Title: LEARNING GAMES OR LEARNING STIMULATING GAMES: AN INDIRECT APPROACH TO LEARNING STIMULATING EFFECTS FROM OFF-THE-SHELF GAMES
|Issue Number:||Vol. 3, No. 3|
|Year of Publication:||2013|
|Authors:||Mats Wiklund, Peter Mozelius|
|Journal Name:||International Journal of Digital Information and Wireless Communications (IJDIWC)
- Hong Kong
Playing games to support learning is a classic concept that is seeing a revival today in the widespread use of computer games. Inserting educational content into various types of computer games is a strong trend that some researchers have described as a mad rush. The aim of this article is to discuss possible learning stimulating effects of commercial off-the-shelf (COTS) games in a long-term perspective. We argue that COTS game players’ attitudes towards learning may change in a positive direction even in cases where direct learning outcomes are not aimed for. This may be the case when in-game skills are described in terms of real life skills commonly associated with higher education. When a high enough skill level is achieved, then and only then is the player rewarded with pleasant in-game experiences.

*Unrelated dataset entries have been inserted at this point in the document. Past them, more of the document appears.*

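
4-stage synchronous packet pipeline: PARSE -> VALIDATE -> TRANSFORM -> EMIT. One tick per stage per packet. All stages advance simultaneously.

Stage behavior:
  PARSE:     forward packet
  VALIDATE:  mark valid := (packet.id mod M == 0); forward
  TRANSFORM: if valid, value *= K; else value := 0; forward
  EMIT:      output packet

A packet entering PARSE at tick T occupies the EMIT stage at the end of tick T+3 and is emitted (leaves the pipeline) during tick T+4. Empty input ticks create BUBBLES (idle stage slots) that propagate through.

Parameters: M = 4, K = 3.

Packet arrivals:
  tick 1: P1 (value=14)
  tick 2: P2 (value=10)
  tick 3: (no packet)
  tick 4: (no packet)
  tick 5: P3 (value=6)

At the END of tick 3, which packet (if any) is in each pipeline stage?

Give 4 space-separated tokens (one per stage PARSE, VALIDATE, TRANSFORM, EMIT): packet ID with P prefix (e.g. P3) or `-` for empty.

Answer: - P2 P1 -

Derivation:
Tick 1: [PARSE:P1(v=14,ok=F), VALIDATE:-, TRANSFORM:-, EMIT:-] out:-; in:P1
Tick 2: [PARSE:P2(v=10,ok=F), VALIDATE:P1(v=14,ok=F), TRANSFORM:-, EMIT:-] out:-; in:P2
Tick 3: [PARSE:-, VALIDATE:P2(v=10,ok=F), TRANSFORM:P1(v=0,ok=F), EMIT:-] out:-; in:-
At end of tick 3: ['-', 'P2', 'P1', '-']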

The causality of the perceived experience is ideally that with high enough skills, positive stimulation follows. The contribution of the gaming lies not in the short-term learning outcome, but rather in the long-term effects it may have on future educational choices. Even if such a game do not fulfill the criteria for learning games it may still be seen as a learning stimulating game.